DPR Sahkan Revisi UU Polri Kepada Perkuat Profesionalisme dan Pelayanan Publik

Undang-Undang tentang Perubahan Ketiga atas Undang-Undang Nomor 2 Tahun 2002 tentang Kepolisian Negara Republik Indonesia (Revisi UU Polri) diyakini dapat meningkatkan profesionalisme kepolisian dalam mengemban tugasnya. Pembaruan regulasi ini juga dinilai berjalan selaras dengan Kitab Undang-Undang Hukum Pidana (KUHP) serta Kitab Undang-Undang Hukum Acara Pidana (KUHAP).

Dikutip dari Detikcom, pengesahan aturan baru tersebut diharapkan Bisa mendekatkan institusi kepolisian kepada publik serta meningkatkan kepercayaan masyarakat.
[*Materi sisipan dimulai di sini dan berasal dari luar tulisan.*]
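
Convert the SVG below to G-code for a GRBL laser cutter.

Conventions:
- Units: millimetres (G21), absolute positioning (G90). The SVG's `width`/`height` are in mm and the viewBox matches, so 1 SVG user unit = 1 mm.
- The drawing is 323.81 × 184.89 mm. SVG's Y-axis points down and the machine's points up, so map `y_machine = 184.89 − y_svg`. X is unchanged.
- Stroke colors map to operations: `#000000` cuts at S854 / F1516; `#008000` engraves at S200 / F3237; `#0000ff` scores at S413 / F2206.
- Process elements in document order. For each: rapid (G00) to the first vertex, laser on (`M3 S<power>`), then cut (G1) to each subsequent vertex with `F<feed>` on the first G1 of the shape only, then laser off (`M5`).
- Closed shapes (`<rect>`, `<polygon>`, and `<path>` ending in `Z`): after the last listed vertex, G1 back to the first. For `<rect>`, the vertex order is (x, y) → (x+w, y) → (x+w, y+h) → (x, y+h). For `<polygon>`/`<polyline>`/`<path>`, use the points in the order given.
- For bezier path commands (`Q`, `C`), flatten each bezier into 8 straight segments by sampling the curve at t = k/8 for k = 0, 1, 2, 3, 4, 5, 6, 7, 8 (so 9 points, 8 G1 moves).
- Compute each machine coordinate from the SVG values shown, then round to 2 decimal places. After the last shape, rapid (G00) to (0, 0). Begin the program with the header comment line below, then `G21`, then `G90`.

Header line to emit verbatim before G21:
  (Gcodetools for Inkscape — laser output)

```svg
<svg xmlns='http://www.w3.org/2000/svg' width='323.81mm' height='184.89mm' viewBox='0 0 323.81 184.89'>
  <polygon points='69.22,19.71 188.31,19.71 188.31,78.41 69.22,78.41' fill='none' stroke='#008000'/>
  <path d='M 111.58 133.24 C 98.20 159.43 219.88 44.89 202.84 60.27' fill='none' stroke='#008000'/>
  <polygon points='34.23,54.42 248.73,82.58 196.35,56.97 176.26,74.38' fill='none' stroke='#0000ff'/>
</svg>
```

(Gcodetools for Inkscape — laser output)
G21
G90
G00 X69.22 Y165.18
M3 S200
G1 X188.31 Y165.18 F3237
G1 X188.31 Y106.48
G1 X69.22 Y106.48
G1 X69.22 Y165.18
M5
G00 X111.58 Y51.65
M3 S200
G1 X112.36 Y47.90 F3237
G1 X122.59 Y54.17
G1 X139.07 Y67.28
G1 X158.58 Y84.08
G1 X177.93 Y101.39
G1 X193.89 Y116.02
G1 X203.26 Y124.83
G1 X202.84 Y124.62
M5
G00 X34.23 Y130.47
M3 S413
G1 X248.73 Y102.31 F2206
G1 X196.35 Y127.92
G1 X176.26 Y110.51
G1 X34.23 Y130.47
M5
G00 X0.00 Y0.00

viewBox `0 0 323.81 184.89` with mm width/height → 1 unit = 1 mm. Flip: y_m = 184.89 − y_svg.

**Shape 1** — `<polygon>` rectangle, stroke `#008000` → engrave (S200, F3237). Machine vertices: (69.22,165.18) → (188.31,165.18) → (188.31,106.48) → (69.22,106.48) → (69.22,165.18). Closed: final G1 returns to the first vertex.

**Shape 2** — `<path>` cubic bezier, stroke `#008000` → engrave (S200, F3237). Control points (SVG): P0=(111.58,133.24), P1=(98.20,159.43), P2=(219.88,44.89), P3=(202.84,60.27); sampled at t=k/8. Machine vertices: (111.58,51.65) → (112.36,47.90) → (122.59,54.17) → (139.07,67.28) → (158.58,84.08) → (177.93,101.39) → (193.89,116.02) → (203.26,124.83) → (202.84,124.62). Open path.

**Shape 3** — `<polygon>` closed polygon, stroke `#0000ff` → score (S413, F2206). Machine vertices: (34.23,130.47) → (248.73,102.31) → (196.35,127.92) → (176.26,110.51) → (34.23,130.47). Closed: final G1 returns to the first vertex.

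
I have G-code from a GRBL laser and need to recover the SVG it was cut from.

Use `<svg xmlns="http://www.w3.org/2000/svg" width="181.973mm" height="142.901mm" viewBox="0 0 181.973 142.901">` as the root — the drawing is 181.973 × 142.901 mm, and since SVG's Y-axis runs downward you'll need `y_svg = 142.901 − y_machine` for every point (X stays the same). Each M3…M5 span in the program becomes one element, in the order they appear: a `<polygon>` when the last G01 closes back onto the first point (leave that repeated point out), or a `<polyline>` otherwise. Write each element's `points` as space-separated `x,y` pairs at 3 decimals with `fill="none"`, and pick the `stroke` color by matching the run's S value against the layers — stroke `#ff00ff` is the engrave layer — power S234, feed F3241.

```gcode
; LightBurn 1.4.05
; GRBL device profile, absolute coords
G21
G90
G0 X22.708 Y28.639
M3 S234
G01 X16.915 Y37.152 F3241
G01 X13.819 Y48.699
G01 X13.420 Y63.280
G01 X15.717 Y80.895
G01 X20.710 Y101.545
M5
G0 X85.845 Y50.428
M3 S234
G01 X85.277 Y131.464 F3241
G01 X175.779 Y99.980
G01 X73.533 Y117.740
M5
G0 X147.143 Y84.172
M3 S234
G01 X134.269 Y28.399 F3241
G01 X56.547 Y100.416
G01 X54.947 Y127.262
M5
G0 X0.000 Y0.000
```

Each laser-on run becomes one SVG element. Flip Y back into SVG space with y_svg = 142.901 − y_machine. Every run uses S234, so all elements get stroke `#ff00ff` (engrave).

Run 1: The run is open, so emit a `<polyline>` with points (Y-flipped): 22.708,114.262 16.915,105.749 13.819,94.202 13.420,79.621 15.717,62.006 20.710,41.356.

Run 2: The run is open, so emit a `<polyline>` with points (Y-flipped): 85.845,92.473 85.277,11.437 175.779,42.921 73.533,25.161.

Run 3: The run is open, so emit a `<polyline>` with points (Y-flipped): 147.143,58.729 134.269,114.502 56.547,42.485 54.947,15.639.

<svg xmlns="http://www.w3.org/2000/svg" width="181.973mm" height="142.901mm" viewBox="0 0 181.973 142.901">
  <polyline points="22.708,114.262 16.915,105.749 13.819,94.202 13.420,79.621 15.717,62.006 20.710,41.356" fill="none" stroke="#ff00ff"/>
  <polyline points="85.845,92.473 85.277,11.437 175.779,42.921 73.533,25.161" fill="none" stroke="#ff00ff"/>
  <polyline points="147.143,58.729 134.269,114.502 56.547,42.485 54.947,15.639" fill="none" stroke="#ff00ff"/>
</svg>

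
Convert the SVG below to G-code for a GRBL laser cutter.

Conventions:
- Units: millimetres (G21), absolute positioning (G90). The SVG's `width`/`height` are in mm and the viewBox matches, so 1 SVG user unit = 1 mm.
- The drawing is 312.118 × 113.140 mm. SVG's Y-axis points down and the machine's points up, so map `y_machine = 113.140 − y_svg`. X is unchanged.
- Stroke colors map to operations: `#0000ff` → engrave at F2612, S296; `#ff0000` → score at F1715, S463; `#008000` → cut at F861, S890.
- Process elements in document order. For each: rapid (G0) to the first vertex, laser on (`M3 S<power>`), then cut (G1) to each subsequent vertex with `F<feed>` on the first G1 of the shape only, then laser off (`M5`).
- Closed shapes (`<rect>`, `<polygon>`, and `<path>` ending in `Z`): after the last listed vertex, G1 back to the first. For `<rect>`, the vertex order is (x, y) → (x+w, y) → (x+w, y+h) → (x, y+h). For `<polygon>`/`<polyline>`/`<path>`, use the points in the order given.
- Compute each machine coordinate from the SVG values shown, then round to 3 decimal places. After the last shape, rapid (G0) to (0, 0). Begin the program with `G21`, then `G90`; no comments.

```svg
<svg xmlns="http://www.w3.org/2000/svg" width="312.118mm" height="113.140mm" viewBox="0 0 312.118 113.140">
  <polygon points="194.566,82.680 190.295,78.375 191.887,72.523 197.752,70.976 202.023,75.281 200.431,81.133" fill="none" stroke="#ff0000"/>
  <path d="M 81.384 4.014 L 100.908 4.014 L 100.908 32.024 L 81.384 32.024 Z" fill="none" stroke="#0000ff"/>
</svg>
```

Since the viewBox matches the mm dimensions, user units are millimetres directly. The only transform is the Y-flip y_m = 113.140 − y_svg.

Shape 1 is a regular polygon drawn with `<polygon>`. Its stroke #ff0000 means score at S463, F1715. After flipping Y the toolpath is (194.566,30.460) → (190.295,34.765) → (191.887,40.617) → (197.752,42.164) → (202.023,37.859) → (200.431,32.007) → (194.566,30.460), returning to the start.

Shape 2 is a rectangle drawn with `<path>`. Its stroke #0000ff means engrave at S296, F2612. After flipping Y the toolpath is (81.384,109.126) → (100.908,109.126) → (100.908,81.116) → (81.384,81.116) → (81.384,109.126), returning to the start.

G21
G90
G0 X194.566 Y30.460
M3 S463
G1 X190.295 Y34.765 F1715
G1 X191.887 Y40.617
G1 X197.752 Y42.164
G1 X202.023 Y37.859
G1 X200.431 Y32.007
G1 X194.566 Y30.460
M5
G0 X81.384 Y109.126
M3 S296
G1 X100.908 Y109.126 F2612
G1 X100.908 Y81.116
G1 X81.384 Y81.116
G1 X81.384 Y109.126
M5
G0 X0.000 Y0.000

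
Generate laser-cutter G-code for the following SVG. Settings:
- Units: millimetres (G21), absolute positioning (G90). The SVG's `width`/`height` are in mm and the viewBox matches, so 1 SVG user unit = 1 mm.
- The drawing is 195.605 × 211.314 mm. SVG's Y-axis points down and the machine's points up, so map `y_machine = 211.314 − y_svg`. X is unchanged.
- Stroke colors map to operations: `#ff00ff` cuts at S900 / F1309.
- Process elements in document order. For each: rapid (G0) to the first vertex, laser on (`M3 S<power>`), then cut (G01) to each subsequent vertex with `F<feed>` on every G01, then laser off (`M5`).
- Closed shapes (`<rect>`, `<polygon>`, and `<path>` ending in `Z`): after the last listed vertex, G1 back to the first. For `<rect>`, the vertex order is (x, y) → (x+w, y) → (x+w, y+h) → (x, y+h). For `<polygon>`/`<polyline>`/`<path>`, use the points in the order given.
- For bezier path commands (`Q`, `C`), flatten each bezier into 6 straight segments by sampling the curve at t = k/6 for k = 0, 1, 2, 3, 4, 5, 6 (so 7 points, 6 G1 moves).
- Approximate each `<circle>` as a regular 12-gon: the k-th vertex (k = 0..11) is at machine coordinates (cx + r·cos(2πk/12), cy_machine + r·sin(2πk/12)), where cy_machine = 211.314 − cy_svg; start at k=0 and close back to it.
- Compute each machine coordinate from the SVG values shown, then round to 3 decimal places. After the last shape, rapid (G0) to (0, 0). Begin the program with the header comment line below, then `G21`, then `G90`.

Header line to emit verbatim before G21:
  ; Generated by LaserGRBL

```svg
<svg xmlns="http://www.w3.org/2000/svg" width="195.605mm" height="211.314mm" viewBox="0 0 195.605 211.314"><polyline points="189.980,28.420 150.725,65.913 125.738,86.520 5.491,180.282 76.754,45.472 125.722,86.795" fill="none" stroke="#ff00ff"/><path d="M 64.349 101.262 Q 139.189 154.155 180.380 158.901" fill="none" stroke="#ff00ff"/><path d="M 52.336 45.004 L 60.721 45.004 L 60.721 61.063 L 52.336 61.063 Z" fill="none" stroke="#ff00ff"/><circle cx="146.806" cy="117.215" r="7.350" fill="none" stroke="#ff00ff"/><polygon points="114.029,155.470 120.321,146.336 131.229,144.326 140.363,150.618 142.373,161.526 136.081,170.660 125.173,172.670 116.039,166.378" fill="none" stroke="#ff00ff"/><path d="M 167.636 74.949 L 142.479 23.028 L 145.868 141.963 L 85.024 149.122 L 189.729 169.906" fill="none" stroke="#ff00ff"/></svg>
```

1 u = 1 mm; y_m = 211.314 − y.

[1] `<polyline>` open polyline, #ff00ff→cut S900 F1309: (189.980,182.894) → (150.725,145.401) → (125.738,124.794) → (5.491,31.032) → (76.754,165.842) → (125.722,124.519)

[2] `<path>` quadratic bezier, #ff00ff→cut S900 F1309: (64.349,110.052) → (88.361,93.758) → (110.504,80.140) → (130.777,69.196) → (149.181,60.927) → (165.715,55.332) → (180.380,52.413)

[3] `<path>` rectangle, #ff00ff→cut S900 F1309: (52.336,166.310) → (60.721,166.310) → (60.721,150.251) → (52.336,150.251) → (52.336,166.310) (closed)

[4] `<circle>` circle, #ff00ff→cut S900 F1309: (154.156,94.099) → (153.171,97.774) → (150.481,100.464) → (146.806,101.449) → (143.131,100.464) → (140.441,97.774) → (139.456,94.099) → (140.441,90.424) → (143.131,87.734) → (146.806,86.749) → (150.481,87.734) → (153.171,90.424) → (154.156,94.099) (closed)

[5] `<polygon>` regular polygon, #ff00ff→cut S900 F1309: (114.029,55.844) → (120.321,64.978) → (131.229,66.988) → (140.363,60.696) → (142.373,49.788) → (136.081,40.654) → (125.173,38.644) → (116.039,44.936) → (114.029,55.844) (closed)

[6] `<path>` open polyline, #ff00ff→cut S900 F1309: (167.636,136.365) → (142.479,188.286) → (145.868,69.351) → (85.024,62.192) → (189.729,41.408)

; Generated by LaserGRBL
G21
G90
G0 X189.980 Y182.894
M3 S900
G01 X150.725 Y145.401 F1309
G01 X125.738 Y124.794 F1309
G01 X5.491 Y31.032 F1309
G01 X76.754 Y165.842 F1309
G01 X125.722 Y124.519 F1309
M5
G0 X64.349 Y110.052
M3 S900
G01 X88.361 Y93.758 F1309
G01 X110.504 Y80.140 F1309
G01 X130.777 Y69.196 F1309
G01 X149.181 Y60.927 F1309
G01 X165.715 Y55.332 F1309
G01 X180.380 Y52.413 F1309
M5
G0 X52.336 Y166.310
M3 S900
G01 X60.721 Y166.310 F1309
G01 X60.721 Y150.251 F1309
G01 X52.336 Y150.251 F1309
G01 X52.336 Y166.310 F1309
M5
G0 X154.156 Y94.099
M3 S900
G01 X153.171 Y97.774 F1309
G01 X150.481 Y100.464 F1309
G01 X146.806 Y101.449 F1309
G01 X143.131 Y100.464 F1309
G01 X140.441 Y97.774 F1309
G01 X139.456 Y94.099 F1309
G01 X140.441 Y90.424 F1309
G01 X143.131 Y87.734 F1309
G01 X146.806 Y86.749 F1309
G01 X150.481 Y87.734 F1309
G01 X153.171 Y90.424 F1309
G01 X154.156 Y94.099 F1309
M5
G0 X114.029 Y55.844
M3 S900
G01 X120.321 Y64.978 F1309
G01 X131.229 Y66.988 F1309
G01 X140.363 Y60.696 F1309
G01 X142.373 Y49.788 F1309
G01 X136.081 Y40.654 F1309
G01 X125.173 Y38.644 F1309
G01 X116.039 Y44.936 F1309
G01 X114.029 Y55.844 F1309
M5
G0 X167.636 Y136.365
M3 S900
G01 X142.479 Y188.286 F1309
G01 X145.868 Y69.351 F1309
G01 X85.024 Y62.192 F1309
G01 X189.729 Y41.408 F1309
M5
G0 X0.000 Y0.000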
Langkah penyelarasan regulasi ini dinilai menuntut adanya pergeseran dalam Metode pandang institusi.

“Asa masyarakat terhadap Polri hari ini bukan sekadar penegakan hukum yang tegas, tetapi juga pelayanan yang adil dan humanis,” kata Abdullah kepada wartawan, Rabu (10/6/2026).

Personil Komisi III DPR RI Fraksi PKB tersebut menyatakan pandangan positifnya terhadap Pengaruh jangka panjang dari regulasi yang baru disahkan ini bagi perkembangan institusi.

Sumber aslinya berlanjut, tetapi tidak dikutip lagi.